WASHINGTON ― An eight-year growth spurt for the U.S. aerospace industry appears set to end in 2012, the industry’s chief trade group said Wednesday.
Sales are expected to have risen 3.6 percent this year to $218.1 billion from $210.6 billion in 2010, marking the eighth straight year of growth despite sluggish markets worldwide, the Aerospace Industries Association said.
But sales are projected to ebb 0.2 percent to $217.7 billion in 2012, it added in an annual year-end review and forecast.
The outlook for growth is “positive in commercial aerospace and neutral in the defense sector,” said the group, whose members include Lockheed Martin Corp., Boeing Co., Northrop Grumman Corp. and Raytheon Co.
Both the commercial and military sectors remain vulnerable to numerous variables that are capable of overturning current expectations and trends, it said.

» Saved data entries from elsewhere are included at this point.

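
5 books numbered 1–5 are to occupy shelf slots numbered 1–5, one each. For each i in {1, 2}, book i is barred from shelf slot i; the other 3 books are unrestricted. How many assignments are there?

78

Let Aᵢ (for i ∈ {1, 2}) be the placements that put book i in its forbidden shelf slot. Any j of these fix j positions, leaving (5−j)! ways to fill the rest, and there are C(2,j) ways to pick which j.
By inclusion–exclusion, the number of valid placements is Σ_{j=0}^{2} (−1)^j C(2,j)·(5−j)!.
Computing: 120 − 48 + 6 = 78.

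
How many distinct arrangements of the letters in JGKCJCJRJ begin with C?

1680

With the first slot taken by C, it remains to arrange the other 8 letters (JGKJCJRJ).
Those 8 letters have J appearing 4 times, giving (8)!/(4!) = 1680.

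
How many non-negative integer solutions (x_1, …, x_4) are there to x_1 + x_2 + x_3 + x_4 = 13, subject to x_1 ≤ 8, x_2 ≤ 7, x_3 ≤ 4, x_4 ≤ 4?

By stars and bars, unrestricted non-negative solutions to x_1+…+x_4 = 13 number C(13+3,3) = 560.
Subtract solutions that violate a single cap (substitute x_i' = x_i − (cap_i+1)): x_1 ≥ 9 gives C(7,3) = 35; x_2 ≥ 8 gives C(8,3) = 56; x_3 ≥ 5 gives C(11,3) = 165; x_4 ≥ 5 gives C(11,3) = 165. Together 421.
Add back pairs where two caps are both exceeded: 0 + 0 + 0 + 1 + 1 + 20 = 22.
By inclusion–exclusion the count is 560 − 421 + 22 = 161.

161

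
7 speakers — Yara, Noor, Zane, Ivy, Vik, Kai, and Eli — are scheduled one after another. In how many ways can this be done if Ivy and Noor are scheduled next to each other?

1440

Treat {Ivy, Noor} as a single unit. There are 6 units to order, and the pair itself can be ordered 2 ways.
So the count is 2·(6)! = 1440.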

Among these are planned U.S. military spending cuts as part of federal deficit reduction efforts.
“However, rising commercial aircraft sales (up 7.5 percent year over year through September 2011) could offset these drags on the market and may spur the commercial aviation sector to increase capital spending on new equipment,” the association said.
Aerospace exports are expected to have risen to nearly $90 billion in 2011, up 12 percent after having fallen for two years, the report said.